Am 5. Mai 1521, also vor recht genau 500 Jahren, notiert Albrecht Dürer im Tagebuch seiner Reise in die Niederlande, dass er in Antwerpen von Meister Joachim Patinir eingeladen worden sei – "der gute Landschaftsmaler". Damit hat Dürer erstmals in deutscher Sprache eine künstlerische Spezialisierung und eine malerische Gattung begrifflich auf den Punkt gebracht. Die Vorlesung geht der Entwicklung der Landschaftsmalerei als einem medialen Gefüge nach, das für eine ästhetische Auffassung von 'Natur' genauso von Bedeutung gewesen ist wie für soziale und ökonomische Praktiken, sich Raum und Welt anzueignen und verfügbar zu machen.
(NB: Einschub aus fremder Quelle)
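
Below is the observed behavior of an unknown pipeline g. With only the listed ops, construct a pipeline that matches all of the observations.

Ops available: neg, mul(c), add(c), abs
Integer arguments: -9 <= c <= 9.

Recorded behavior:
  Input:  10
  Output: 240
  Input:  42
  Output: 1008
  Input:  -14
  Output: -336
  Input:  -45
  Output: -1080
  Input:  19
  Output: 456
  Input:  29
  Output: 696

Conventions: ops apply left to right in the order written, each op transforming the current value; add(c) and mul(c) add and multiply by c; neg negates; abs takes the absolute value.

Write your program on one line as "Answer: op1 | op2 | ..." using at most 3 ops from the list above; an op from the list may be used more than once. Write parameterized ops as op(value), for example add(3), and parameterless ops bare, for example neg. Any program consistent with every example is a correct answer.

mul(-6) | mul(-2) | mul(2)

Check, running the answer program on each example:
  10 -> -60 -> 120 -> 240
  42 -> -252 -> 504 -> 1008
  -14 -> 84 -> -168 -> -336
  -45 -> 270 -> -540 -> -1080
  19 -> -114 -> 228 -> 456
  29 -> -174 -> 348 -> 696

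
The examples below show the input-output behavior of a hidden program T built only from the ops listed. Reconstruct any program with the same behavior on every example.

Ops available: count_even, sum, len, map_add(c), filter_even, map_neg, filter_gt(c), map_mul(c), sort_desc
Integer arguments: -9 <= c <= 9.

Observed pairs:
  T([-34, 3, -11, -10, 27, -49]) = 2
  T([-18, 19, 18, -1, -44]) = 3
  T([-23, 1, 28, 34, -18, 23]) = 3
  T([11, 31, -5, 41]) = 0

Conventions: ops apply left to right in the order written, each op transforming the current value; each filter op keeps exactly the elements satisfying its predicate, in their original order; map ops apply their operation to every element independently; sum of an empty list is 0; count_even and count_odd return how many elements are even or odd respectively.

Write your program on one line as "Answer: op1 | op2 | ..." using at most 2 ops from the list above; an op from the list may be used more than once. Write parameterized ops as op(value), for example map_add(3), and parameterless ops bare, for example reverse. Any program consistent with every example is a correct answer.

filter_even | len

Check, running the answer program on each example:
  [-34, 3, -11, -10, 27, -49] -> [-34, -10] -> 2
  [-18, 19, 18, -1, -44] -> [-18, 18, -44] -> 3
  [-23, 1, 28, 34, -18, 23] -> [28, 34, -18] -> 3
  [11, 31, -5, 41] -> [] -> 0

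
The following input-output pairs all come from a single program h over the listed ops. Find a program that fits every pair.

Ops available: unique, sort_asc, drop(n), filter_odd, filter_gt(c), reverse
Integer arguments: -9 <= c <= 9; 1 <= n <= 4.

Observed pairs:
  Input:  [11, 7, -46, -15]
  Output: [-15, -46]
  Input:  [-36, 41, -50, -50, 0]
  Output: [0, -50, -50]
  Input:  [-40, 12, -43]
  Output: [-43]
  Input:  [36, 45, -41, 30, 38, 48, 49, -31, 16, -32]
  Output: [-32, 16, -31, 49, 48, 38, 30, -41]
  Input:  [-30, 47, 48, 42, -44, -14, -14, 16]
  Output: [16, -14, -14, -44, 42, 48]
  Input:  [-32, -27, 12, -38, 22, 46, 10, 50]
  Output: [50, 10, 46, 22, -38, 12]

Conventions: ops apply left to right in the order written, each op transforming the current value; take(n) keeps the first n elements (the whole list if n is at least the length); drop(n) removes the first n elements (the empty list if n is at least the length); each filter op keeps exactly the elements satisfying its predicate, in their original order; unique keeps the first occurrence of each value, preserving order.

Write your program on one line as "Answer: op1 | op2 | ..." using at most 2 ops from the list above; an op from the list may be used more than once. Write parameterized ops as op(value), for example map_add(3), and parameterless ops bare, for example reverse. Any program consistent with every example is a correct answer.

drop(2) | reverse

Check, running the answer program on each example:
  [11, 7, -46, -15] -> [-46, -15] -> [-15, -46]
  [-36, 41, -50, -50, 0] -> [-50, -50, 0] -> [0, -50, -50]
  [-40, 12, -43] -> [-43] -> [-43]
  [36, 45, -41, 30, 38, 48, 49, -31, 16, -32] -> [-41, 30, 38, 48, 49, -31, 16, -32] -> [-32, 16, -31, 49, 48, 38, 30, -41]
  [-30, 47, 48, 42, -44, -14, -14, 16] -> [48, 42, -44, -14, -14, 16] -> [16, -14, -14, -44, 42, 48]
  [-32, -27, 12, -38, 22, 46, 10, 50] -> [12, -38, 22, 46, 10, 50] -> [50, 10, 46, 22, -38, 12]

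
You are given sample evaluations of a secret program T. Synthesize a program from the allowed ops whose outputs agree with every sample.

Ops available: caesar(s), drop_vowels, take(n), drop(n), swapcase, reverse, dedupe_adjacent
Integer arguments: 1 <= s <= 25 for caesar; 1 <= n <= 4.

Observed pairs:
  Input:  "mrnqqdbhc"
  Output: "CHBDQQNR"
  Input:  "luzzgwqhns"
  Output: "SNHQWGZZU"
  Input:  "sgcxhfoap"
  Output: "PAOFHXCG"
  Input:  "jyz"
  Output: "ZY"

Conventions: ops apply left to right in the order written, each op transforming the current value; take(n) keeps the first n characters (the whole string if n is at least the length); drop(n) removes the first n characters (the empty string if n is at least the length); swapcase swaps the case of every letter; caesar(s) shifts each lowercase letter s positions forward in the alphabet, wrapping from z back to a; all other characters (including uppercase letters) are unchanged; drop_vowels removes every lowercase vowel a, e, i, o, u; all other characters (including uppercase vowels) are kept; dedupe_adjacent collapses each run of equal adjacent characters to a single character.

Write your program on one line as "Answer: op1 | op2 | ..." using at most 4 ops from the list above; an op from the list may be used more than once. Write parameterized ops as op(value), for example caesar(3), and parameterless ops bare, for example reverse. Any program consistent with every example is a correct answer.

swapcase | drop(1) | reverse

Check, running the answer program on each example:
  "mrnqqdbhc" -> "MRNQQDBHC" -> "RNQQDBHC" -> "CHBDQQNR"
  "luzzgwqhns" -> "LUZZGWQHNS" -> "UZZGWQHNS" -> "SNHQWGZZU"
  "sgcxhfoap" -> "SGCXHFOAP" -> "GCXHFOAP" -> "PAOFHXCG"
  "jyz" -> "JYZ" -> "YZ" -> "ZY"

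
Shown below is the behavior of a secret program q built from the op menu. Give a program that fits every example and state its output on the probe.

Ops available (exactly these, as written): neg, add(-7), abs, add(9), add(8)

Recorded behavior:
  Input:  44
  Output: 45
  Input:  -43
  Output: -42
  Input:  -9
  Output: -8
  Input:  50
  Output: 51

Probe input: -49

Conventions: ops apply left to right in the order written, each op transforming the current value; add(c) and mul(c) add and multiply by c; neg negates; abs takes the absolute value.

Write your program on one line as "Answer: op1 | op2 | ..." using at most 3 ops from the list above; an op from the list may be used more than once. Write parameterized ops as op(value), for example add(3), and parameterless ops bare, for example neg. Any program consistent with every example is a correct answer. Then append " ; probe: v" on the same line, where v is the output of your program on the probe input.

add(-7) | add(8) ; probe: -48

Check, running the answer program on each example:
  44 -> 37 -> 45
  -43 -> -50 -> -42
  -9 -> -16 -> -8
  50 -> 43 -> 51
  probe: -49 -> -56 -> -48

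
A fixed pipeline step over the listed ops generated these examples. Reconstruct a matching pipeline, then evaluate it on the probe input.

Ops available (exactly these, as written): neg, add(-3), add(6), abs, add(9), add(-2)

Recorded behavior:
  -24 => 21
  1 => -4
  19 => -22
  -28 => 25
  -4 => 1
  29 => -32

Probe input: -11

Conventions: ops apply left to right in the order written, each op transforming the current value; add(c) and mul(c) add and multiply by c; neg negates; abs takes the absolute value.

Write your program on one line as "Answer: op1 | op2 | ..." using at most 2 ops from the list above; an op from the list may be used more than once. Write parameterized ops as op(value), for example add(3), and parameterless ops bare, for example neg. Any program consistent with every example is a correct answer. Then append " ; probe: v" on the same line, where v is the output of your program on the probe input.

neg | add(-3) ; probe: 8

Check, running the answer program on each example:
  -24 -> 24 -> 21
  1 -> -1 -> -4
  19 -> -19 -> -22
  -28 -> 28 -> 25
  -4 -> 4 -> 1
  29 -> -29 -> -32
  probe: -11 -> 11 -> 8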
Dass die Landschaftsmalerei als 'autonome' Gattung just in der ersten großen maritimen Expansionsphase Europas in Erscheinung tritt, bildet dabei einen zentralen Ausgangspunkt für unsere Überlegungen: Bereits in ihrer Frühphase ist die europäische Landschaftskunst ein Projekt der imaginären und realen 'Landnahme' dies- und jenseits der ozeanischen Horizonte. Die Hauptetappen dieser Entwicklung von den sog. flämischen Weltlandschaften um 1500 bis zu Alexander von Humboldts Vorlesungen über die Landschaftsmalerei als 'Anregungsmittel zum Naturstudium' um 1850 werden in der Vorlesung in 13 Kapiteln dargelegt.
Einführende Literatur
- Barrell, John: The Dark Side of the Landscape: The Rural Poor in English Painting 1730-1840, Cambridge 1980.
- Busch, Werner (Hg.), Landschaftsmalerei, Berlin 1997 (Geschichte der klassischen Bildgattungen in Quellentexten und Kommentaren Bd. 3).
- Büttner, Nils: Die Erfindung der Landschaft: Kosmographie und Landschaftskunst im Zeitalter Bruegels. Göttingen 2000.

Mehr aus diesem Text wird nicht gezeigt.